- Shevlin Shevlin
- Coordinates: 43°08′19″N 121°40′39″W﻿ / ﻿43.13861°N 121.67750°W
- Country: United States
- State: Oregon
- Counties: Deschutes, Klamath
- Elevation: 5,000 ft (1,500 m)
- Time zone: UTC-8 (Pacific (PST))
- • Summer (DST): UTC-7 (PDT)
- GNIS feature ID: 1158628

= Shevlin, Oregon =

Unincorporated community in the state of Oregon, United States

Shevlin was an unincorporated community in Deschutes and Klamath counties in the U.S. state of Oregon. It consisted of a collection of logging camp buildings that were moved from place to place on rail cars as logging progressed. The loggers worked for the Shevlin–Hixon Company.

==History==
Some of its known locations from north to south included a spot about 10 mi south of Lava Butte and about 3 mi east of U.S. Route 97 and a second place about 3 mi southeast of La Pine, both in Deschutes County. The community then moved to Summit Stage Station on Oregon Route 31 in northeastern Klamath County near its border with Lake County.

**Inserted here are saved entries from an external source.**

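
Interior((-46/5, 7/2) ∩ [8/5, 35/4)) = (8/5, 7/2)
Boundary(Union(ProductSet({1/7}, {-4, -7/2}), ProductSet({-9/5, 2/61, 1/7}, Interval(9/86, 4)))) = Union(ProductSet({1/7}, {-4, -7/2}), ProductSet({-9/5, 2/61, 1/7}, Interval(9/86, 4)))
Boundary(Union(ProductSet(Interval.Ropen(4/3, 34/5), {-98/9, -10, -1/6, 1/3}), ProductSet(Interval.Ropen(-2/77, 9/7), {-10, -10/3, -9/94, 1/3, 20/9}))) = Union(ProductSet(Interval(-2/77, 9/7), {-10, -10/3, -9/94, 1/3, 20/9}), ProductSet(Interval(4/3, 34/5), {-98/9, -10, -1/6, 1/3}))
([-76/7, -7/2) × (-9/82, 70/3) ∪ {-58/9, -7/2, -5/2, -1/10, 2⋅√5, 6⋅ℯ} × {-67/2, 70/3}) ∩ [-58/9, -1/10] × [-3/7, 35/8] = [-58/9, -7/2) × (-9/82, 35/8]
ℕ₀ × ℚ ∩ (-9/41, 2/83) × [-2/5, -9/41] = {0} × (ℚ ∩ [-2/5, -9/41])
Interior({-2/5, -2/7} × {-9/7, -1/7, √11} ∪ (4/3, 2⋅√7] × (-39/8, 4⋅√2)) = (4/3, 2⋅√7) × (-39/8, 4⋅√2)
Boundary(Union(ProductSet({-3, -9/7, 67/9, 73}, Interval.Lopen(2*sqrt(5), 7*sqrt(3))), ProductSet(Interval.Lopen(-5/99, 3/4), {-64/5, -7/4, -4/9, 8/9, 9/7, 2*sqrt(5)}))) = Union(ProductSet({-3, -9/7, 67/9, 73}, Interval(2*sqrt(5), 7*sqrt(3))), ProductSet(Interval(-5/99, 3/4), {-64/5, -7/4, -4/9, 8/9, 9/7, 2*sqrt(5)}))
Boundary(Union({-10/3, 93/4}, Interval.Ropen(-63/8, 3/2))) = {-63/8, 3/2, 93/4}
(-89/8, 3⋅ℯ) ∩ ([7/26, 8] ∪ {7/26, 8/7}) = [7/26, 8]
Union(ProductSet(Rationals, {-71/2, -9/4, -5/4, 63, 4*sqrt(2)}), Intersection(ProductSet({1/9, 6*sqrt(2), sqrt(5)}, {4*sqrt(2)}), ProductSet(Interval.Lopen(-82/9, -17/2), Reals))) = ProductSet(Rationals, {-71/2, -9/4, -5/4, 63, 4*sqrt(2)})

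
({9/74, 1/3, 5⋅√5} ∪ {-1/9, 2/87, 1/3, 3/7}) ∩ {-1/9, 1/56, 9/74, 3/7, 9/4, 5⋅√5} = {-1/9, 9/74, 3/7, 5⋅√5}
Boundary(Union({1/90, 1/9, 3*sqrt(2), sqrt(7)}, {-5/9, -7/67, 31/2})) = {-5/9, -7/67, 1/90, 1/9, 31/2, 3*sqrt(2), sqrt(7)}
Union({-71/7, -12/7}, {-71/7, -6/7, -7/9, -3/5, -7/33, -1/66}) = {-71/7, -12/7, -6/7, -7/9, -3/5, -7/33, -1/66}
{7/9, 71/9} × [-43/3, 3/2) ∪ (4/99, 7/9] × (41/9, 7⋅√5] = ({7/9, 71/9} × [-43/3, 3/2)) ∪ ((4/99, 7/9] × (41/9, 7⋅√5])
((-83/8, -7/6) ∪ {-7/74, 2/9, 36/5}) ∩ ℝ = (-83/8, -7/6) ∪ {-7/74, 2/9, 36/5}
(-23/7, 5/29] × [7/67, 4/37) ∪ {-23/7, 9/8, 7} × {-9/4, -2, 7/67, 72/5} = ({-23/7, 9/8, 7} × {-9/4, -2, 7/67, 72/5}) ∪ ((-23/7, 5/29] × [7/67, 4/37))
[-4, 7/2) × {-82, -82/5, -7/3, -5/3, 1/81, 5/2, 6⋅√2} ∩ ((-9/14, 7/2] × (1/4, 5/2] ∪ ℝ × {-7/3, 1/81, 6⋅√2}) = ((-9/14, 7/2) × {5/2}) ∪ ([-4, 7/2) × {-7/3, 1/81, 6⋅√2})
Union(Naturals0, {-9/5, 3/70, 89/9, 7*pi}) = Union({-9/5, 3/70, 89/9, 7*pi}, Naturals0)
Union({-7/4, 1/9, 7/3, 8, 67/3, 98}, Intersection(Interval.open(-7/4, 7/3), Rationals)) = Union({-7/4, 7/3, 8, 67/3, 98}, Intersection(Interval.open(-7/4, 7/3), Rationals))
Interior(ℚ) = ∅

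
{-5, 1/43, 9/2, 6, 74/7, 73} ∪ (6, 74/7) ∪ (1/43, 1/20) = {-5, 9/2, 73} ∪ [1/43, 1/20) ∪ [6, 74/7]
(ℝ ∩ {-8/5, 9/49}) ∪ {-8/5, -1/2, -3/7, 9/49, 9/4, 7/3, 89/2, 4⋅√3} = {-8/5, -1/2, -3/7, 9/49, 9/4, 7/3, 89/2, 4⋅√3}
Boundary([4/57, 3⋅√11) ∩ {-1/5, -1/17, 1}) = {1}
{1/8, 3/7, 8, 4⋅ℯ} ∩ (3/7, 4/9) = ∅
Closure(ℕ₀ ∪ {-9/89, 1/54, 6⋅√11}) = {-9/89, 1/54, 6⋅√11} ∪ ℕ₀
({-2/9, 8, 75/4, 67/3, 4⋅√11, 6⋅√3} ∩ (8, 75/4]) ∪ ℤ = ℤ ∪ {75/4, 4⋅√11, 6⋅√3}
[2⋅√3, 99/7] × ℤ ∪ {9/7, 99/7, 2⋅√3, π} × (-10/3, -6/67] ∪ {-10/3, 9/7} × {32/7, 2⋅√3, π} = ([2⋅√3, 99/7] × ℤ) ∪ ({-10/3, 9/7} × {32/7, 2⋅√3, π}) ∪ ({9/7, 99/7, 2⋅√3, π} × (-10/3, -6/67])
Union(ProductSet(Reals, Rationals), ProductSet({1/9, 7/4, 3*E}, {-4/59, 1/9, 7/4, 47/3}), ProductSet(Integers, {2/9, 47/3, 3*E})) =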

The Geographic Names Information System places the community in the Fremont–Winema National Forest southeast of Chemult.

Shevlin post office opened in 1931 with William J. Baer as the first postmaster. By 1936, the post office had moved to Klamath County, where it continued until 1951. After that, mail to Shevlin went to the post office in Chemult.